Aujourd’hui, une résolution de ce conflit de longue date est en vue, alors que les juges fédéraux commencent à se pencher sur une série de poursuites intentées par le principal organisme de réglementation des valeurs mobilières du pays contre certaines des plus grandes entreprises de cryptomonnaies. Ce mois-ci, les juges ont tenu des audiences dans deux des affaires les plus importantes, qui pourraient dicter si l’industrie des cryptomonnaies, qui pèse plusieurs milliards de dollars, peut continuer à se développer aux États-Unis.

Les batailles juridiques sont « une question existentielle pour la cryptomonnaie », affirme la professeure Hilary Allen, de l’American University, spécialisée dans la réglementation financière.

Les batailles judiciaires se sont intensifiées au cours des 18 derniers mois, lorsque la Securities and Exchange Commission (SEC) a intenté des actions en justice pour faire respecter la loi, affirmant que les sociétés de cryptomonnaies opéraient comme des entreprises de valeurs mobilières non réglementées.

En réponse, le secteur a fait valoir que les lois régissant les transactions à Wall Street ne devraient pas s’appliquer aux monnaies numériques. Les deux parties ont remporté les premières victoires devant les tribunaux, ce qui a laissé la question en suspens.

Mais ce mois-ci, des juges fédéraux ont tenu des audiences dans deux affaires qui, selon les experts juridiques, devraient être plus décisives : les poursuites engagées par la SEC contre les bourses de cryptomonnaies Coinbase et Binance, qui explorent les questions centrales pour la bataille juridique dans son ensemble. Des décisions préliminaires dans ces procès sont attendues dans les semaines à venir, préparant le terrain pour un litige qui pourrait se rendre en Cour suprême.

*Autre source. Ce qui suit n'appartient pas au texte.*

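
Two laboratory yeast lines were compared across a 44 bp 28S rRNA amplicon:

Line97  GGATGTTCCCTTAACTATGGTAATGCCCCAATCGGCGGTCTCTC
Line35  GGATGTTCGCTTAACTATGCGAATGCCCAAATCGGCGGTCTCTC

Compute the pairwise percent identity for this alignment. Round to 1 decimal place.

90.9%

Differing sites — 9:C/G; 20:G/C; 21:T/G; 29:C/A.
40 of the 44 sites match, so the percent identity is 40/44 × 100 = 90.9%.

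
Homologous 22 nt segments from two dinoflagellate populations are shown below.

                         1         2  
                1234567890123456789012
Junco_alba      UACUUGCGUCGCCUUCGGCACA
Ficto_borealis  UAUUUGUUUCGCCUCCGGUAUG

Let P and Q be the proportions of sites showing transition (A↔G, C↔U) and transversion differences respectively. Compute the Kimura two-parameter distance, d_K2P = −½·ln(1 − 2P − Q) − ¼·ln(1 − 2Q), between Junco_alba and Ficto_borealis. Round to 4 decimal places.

0.4707

The sequences differ at positions 3 (C/U, transition), 7 (C/U, transition), 8 (G/U, transversion), 15 (U/C, transition), 19 (C/U, transition), 21 (C/U, transition), 22 (A/G, transition).
Of the 7 differences, 6 transitions and 1 transversion over 22 sites: P = 6/22 = 0.272727, Q = 1/22 = 0.045455.
d = −0.5·ln(0.409091) − 0.25·ln(0.909090) = −0.5·(-0.893818) − 0.25·(-0.095311) = 0.4707.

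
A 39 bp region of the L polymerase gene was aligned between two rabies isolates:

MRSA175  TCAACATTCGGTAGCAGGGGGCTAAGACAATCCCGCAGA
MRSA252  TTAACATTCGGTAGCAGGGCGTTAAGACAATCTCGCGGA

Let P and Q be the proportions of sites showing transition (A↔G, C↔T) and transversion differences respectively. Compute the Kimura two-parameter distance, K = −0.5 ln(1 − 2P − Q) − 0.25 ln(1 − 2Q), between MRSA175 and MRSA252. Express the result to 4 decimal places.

0.1443

The sequences differ at positions 2 (C/T, transition), 20 (G/C, transversion), 22 (C/T, transition), 33 (C/T, transition), 37 (A/G, transition).
Of the 5 differences, 4 transitions and 1 transversion over 39 sites: P = 4/39 = 0.102564, Q = 1/39 = 0.025641.
d = −0.5·ln(0.769231) − 0.25·ln(0.948718) = −0.5·(-0.262364) − 0.25·(-0.052644) = 0.1443.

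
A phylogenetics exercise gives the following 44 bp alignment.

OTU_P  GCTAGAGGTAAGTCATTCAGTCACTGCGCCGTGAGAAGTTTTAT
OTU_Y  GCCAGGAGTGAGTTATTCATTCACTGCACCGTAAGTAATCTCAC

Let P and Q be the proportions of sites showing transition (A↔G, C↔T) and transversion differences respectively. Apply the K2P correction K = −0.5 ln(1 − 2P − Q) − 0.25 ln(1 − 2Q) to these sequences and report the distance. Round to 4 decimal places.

0.4181

The sequences differ at positions 3 (T/C, transition), 6 (A/G, transition), 7 (G/A, transition), 10 (A/G, transition), 14 (C/T, transition), 20 (G/T, transversion), 28 (G/A, transition), 33 (G/A, transition), 36 (A/T, transversion), 38 (G/A, transition), 40 (T/C, transition), 42 (T/C, transition), 44 (T/C, transition).
Of the 13 differences, 11 transitions and 2 transversions over 44 sites: P = 11/44 = 0.250000, Q = 2/44 = 0.045455.
d = −0.5·ln(0.454545) − 0.25·ln(0.909090) = −0.5·(-0.788458) − 0.25·(-0.095311) = 0.4181.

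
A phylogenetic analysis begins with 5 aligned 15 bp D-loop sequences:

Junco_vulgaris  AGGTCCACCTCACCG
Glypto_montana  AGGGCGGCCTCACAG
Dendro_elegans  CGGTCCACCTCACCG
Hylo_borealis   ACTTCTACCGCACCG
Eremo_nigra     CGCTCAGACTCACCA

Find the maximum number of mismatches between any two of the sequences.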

« Nous avons élaboré notre stratégie juridique en fonction d’un éventuel face-à-face en Cour suprême, explique Paul Grewal, directeur juridique de Coinbase. Ce sont des questions qui ont des implications potentielles pour des pans entiers de l’économie. »

Test de Howey

La décision des tribunaux pourrait déterminer si l’industrie des cryptomonnaies peut s’enraciner davantage dans le système financier américain. Si la SEC l’emporte, affirment les partisans de la cryptomonnaie, cela étouffera la croissance d’une technologie nouvelle et dynamique et poussera les jeunes pousses à se délocaliser. Le gouvernement rétorque qu’une surveillance rigoureuse est nécessaire pour mettre fin à la fraude rampante qui a coûté des milliards de dollars aux investisseurs lorsque le marché des cryptomonnaies a implosé en 2022.

« L’histoire des marchés cryptographiques montre que les investisseurs sont exposés à des risques et qu’ils sont lésés par le mépris total de ces plateformes pour les exigences réglementaires », plaide Stephanie Allen, porte-parole de la SEC.

Le projet de la SEC concernant les cryptomonnaies s’inspire d’un arrêt de la Cour suprême de 1946 concernant des investissements dans des orangeraies de Floride. Cette affaire a conduit à la création du test de Howey, une norme juridique permettant de déterminer ce qui doit être fait de ce qui n’est ni une action, ni une obligation, ni une valeur mobilière.

Selon ce cadre, un produit financier devient une valeur mobilière lorsqu’il est possible d’investir dans une « entreprise commune » dans l’espoir de profiter des efforts d’autres personnes. Certains produits d’assurance et même des contrats de vente de chinchillas sont des exemples de valeurs mobilières au sens du test de Howey.

La classification d’une valeur mobilière s’accompagne d’un large éventail d’obligations légales : les entreprises qui proposent des titres doivent fournir des informations détaillées et se conformer à des procédures complexes de protection des investisseurs, dont la mise en œuvre peut s’avérer coûteuse.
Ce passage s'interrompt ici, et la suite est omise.